In a piece published today in the Wall Street Journal, Web Profiles Haunt Students, it’s pretty clear that too many kids today forget that those social networks – Facebook, Twitter and Google+ – are not nearly as private as they think.
Here’s an excerpt:
About a quarter of admissions officers at the nation’s top 500 colleges have used websites such as Facebook and Google to vet applicants, according to an annual Kaplan Test Prep survey. Of those, more than one-third say they have found something that has hurt a student’s chance of admission, up from 12% last year.
It goes on to say:
Vetting by using social-media sites including Facebook and Twitter still hovers in a gray zone at most college admissions offices.

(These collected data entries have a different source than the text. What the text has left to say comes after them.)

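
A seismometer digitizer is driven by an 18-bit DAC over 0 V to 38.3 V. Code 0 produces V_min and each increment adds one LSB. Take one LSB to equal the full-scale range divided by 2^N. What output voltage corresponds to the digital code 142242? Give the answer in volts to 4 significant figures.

20.78 V

V_FS = 38.3 V. LSB = 38.3 V / 2^18.
Output = V_min + (142242/262144) × range = 0 + 0.542610 × 38.3 V
      = 0 + 20.7820 = 20.7820 V.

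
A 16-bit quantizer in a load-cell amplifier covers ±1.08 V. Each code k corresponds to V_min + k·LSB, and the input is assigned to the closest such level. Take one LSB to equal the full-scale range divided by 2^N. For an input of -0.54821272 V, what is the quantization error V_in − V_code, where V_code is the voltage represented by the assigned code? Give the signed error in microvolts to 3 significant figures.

−5.93 µV

Full-scale range = 1.08 V − (-1.08 V) = 2.16 V. LSB = 2.16 V / 2^16 ≈ 32.96 µV.
(V_in − V_min)/LSB = (-0.54821272 − (-1.08)) × 65536/2.16 = 16134.8200 → nearest code k = 16135.
V_code = -1.08 + (16135/65536) × 2.16 = -0.54820678711 V.
V_in − V_code = -0.54821272 − (-0.54820678711) = −5.93 µV.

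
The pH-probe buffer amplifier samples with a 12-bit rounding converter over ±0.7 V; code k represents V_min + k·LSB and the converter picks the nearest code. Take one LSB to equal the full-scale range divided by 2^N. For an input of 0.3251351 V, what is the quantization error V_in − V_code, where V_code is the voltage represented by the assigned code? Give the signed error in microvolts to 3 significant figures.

Range = 0.7 − (-0.7) = 1.4 V. LSB = 1.4 V / 2^12 ≈ 341.8 µV.
Position in LSBs: (0.3251351 − (-0.7)) × 4096/1.4 = 2999.2524; rounding gives k = 2999.
V_code = -0.7 + (2999/4096) × 1.4 = 0.3250488281 V.
V_in − V_code = 0.3251351 − (0.3250488281) = +86.3 µV.

+86.3 µV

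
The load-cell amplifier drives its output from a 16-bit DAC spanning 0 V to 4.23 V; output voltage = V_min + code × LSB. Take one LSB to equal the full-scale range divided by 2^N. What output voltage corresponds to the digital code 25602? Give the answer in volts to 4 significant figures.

Range is 4.23 V. LSB = 4.23 V / 2^16.
V_out = 0 + 25602 × (4.23/65536) V
      = 0 + 1.65247 = 1.65247 V.

1.652 V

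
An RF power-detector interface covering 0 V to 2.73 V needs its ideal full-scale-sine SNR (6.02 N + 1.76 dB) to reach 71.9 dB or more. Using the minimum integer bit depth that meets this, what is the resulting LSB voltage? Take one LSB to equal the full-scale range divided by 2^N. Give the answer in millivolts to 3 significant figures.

Span = 2.73 V.
Solving 6.02 N ≥ 71.9 − 1.76: N ≥ 11.651. Round up → N = 12.
Step size = 2.73/4096 V = 0.667 mV.

0.667 mV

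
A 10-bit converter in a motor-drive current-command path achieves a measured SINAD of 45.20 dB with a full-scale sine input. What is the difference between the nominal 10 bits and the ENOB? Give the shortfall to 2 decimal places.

2.78 bits

N_eff = (45.20 − 1.76)/6.02 = 7.2159 bits.
Lost resolution: 10 − 7.2159 = 2.7841 bits.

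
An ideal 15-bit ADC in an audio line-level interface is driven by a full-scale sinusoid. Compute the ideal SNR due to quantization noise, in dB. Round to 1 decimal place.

SNR = 6.02·15 + 1.76 = 92.06 dB.

92.1 dB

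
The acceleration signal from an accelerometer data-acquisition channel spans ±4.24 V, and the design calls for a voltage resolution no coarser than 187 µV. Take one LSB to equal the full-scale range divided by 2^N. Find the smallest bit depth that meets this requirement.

16 bits

Full-scale range = 4.24 V − (-4.24 V) = 8.48 V.
Need 2^N ≥ 8.48 V / 187 µV = 45350 → N_min = 16.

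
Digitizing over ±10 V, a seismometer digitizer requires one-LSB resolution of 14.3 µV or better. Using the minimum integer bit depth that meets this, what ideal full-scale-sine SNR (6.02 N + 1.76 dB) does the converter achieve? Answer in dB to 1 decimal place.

Span: 10 V − (-10 V) = 20 V.
Required number of levels: 20/14.3 µV = 1.3986e6; smallest N with 2^N ≥ that is 21.
Ideal SNR at N = 21: 6.02·21 + 1.76 = 128.2 dB.

128.2 dB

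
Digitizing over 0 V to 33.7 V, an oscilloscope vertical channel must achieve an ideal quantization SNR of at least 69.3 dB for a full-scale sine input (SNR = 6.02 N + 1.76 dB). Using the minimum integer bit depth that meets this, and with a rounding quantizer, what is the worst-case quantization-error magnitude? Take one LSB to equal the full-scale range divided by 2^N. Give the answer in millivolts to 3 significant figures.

Span = 33.7 V.
6.02 N + 1.76 ≥ 69.3 gives N ≥ 11.219, so the minimum integer is 12.
One LSB is 33.7 V / 4096 = 8.2275 mV.
|e|_max = LSB/2 = 4.11 mV.

4.11 mV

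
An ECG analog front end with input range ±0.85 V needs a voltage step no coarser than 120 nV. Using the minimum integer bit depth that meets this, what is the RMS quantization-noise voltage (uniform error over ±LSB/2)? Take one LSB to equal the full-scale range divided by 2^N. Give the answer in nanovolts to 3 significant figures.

29.3 nV

Full-scale range = 0.85 V − (-0.85 V) = 1.7 V.
Need 2^N ≥ 1.7 V / 120 nV = 1.417e7 → N_min = 24.
One LSB is 1.7 V / 16777216 = 101.33 nV.
σ_q = LSB/√12 = 101.33 nV/3.4641 = 29.3 nV.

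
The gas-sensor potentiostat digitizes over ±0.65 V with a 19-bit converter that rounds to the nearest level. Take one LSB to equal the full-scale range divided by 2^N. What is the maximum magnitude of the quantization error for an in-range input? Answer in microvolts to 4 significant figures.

1.240 µV

Span: 0.65 V − (-0.65 V) = 1.3 V.
LSB = 1.3 V / 2^19 = 2.47955 µV.
|e|_max = LSB/2 = 1.240 µV.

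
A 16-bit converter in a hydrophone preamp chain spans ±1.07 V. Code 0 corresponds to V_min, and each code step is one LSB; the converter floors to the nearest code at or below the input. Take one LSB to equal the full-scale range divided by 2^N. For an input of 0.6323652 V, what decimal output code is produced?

52133

Span: 1.07 V − (-1.07 V) = 2.14 V. LSB = 2.14 V / 2^16 ≈ 32.65 µV.
code = ⌊(V_in − V_min)/LSB⌋ = ⌊(V_in − V_min) × 2^16 / range⌋
     = ⌊(0.6323652 − (-1.07)) × 65536 / 2.14⌋ = ⌊1.7023652 × 65536/2.14⌋
     = ⌊52133.741⌋ = 52133.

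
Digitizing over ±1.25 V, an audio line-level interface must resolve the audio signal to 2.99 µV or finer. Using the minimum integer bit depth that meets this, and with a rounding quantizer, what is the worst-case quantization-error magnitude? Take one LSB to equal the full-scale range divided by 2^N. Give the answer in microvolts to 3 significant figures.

Full-scale range = 1.25 V − (-1.25 V) = 2.5 V.
Need 2^N ≥ 2.5 V / 2.99 µV = 836100 → N_min = 20.
LSB = 2.5 V / 2^20 = 2.3842 µV.
|e|_max = LSB/2 = 1.19 µV.

1.19 µV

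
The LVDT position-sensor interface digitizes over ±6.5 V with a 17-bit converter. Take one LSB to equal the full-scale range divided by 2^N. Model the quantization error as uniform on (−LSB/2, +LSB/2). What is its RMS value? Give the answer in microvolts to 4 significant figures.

Range = 6.5 − (-6.5) = 13 V.
Step size = 13/131072 V = 99.1821 µV.
σ_q = LSB/√12 = 99.1821 µV/3.4641 = 28.63 µV.

28.63 µV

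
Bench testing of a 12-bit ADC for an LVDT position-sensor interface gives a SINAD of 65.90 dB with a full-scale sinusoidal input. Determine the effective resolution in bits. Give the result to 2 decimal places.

Inverting SNR = 6.02 N + 1.76: N_eff = (65.90 − 1.76)/6.02 = 10.6545.

10.65 bits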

Just 15% of the schools in the survey had an official policy about whether to do so, and more than two-thirds of those schools said they won’t use the technique.
Among schools without a policy, more than a quarter say they have checked out a student’s online persona, up slightly from last year, said Jeff Olson, vice president of data science at Kaplan Test Prep, who conducted the survey this summer. Kaplan has included questions about social media in its annual survey for four years.
“The trend line is there,” Mr. Olson said. “My advice to students is to be smart and think twice about what you post online.”
We’ve said this before (more precisely, Abby said this last February in Talking Tech With Your Kids ), but it’s obviously worth repeating:
Make sure your kids understand how social network activity, if not handled properly, WILL come back to bite in very uncomfortable ways.
Yes, the Grandmother Rule is a good rule: do not post anything online (Facebook, Twitter, etc.) that you would not want your grandmother to see.
So as Crosby, Stills and Nash once sang, teach your children well.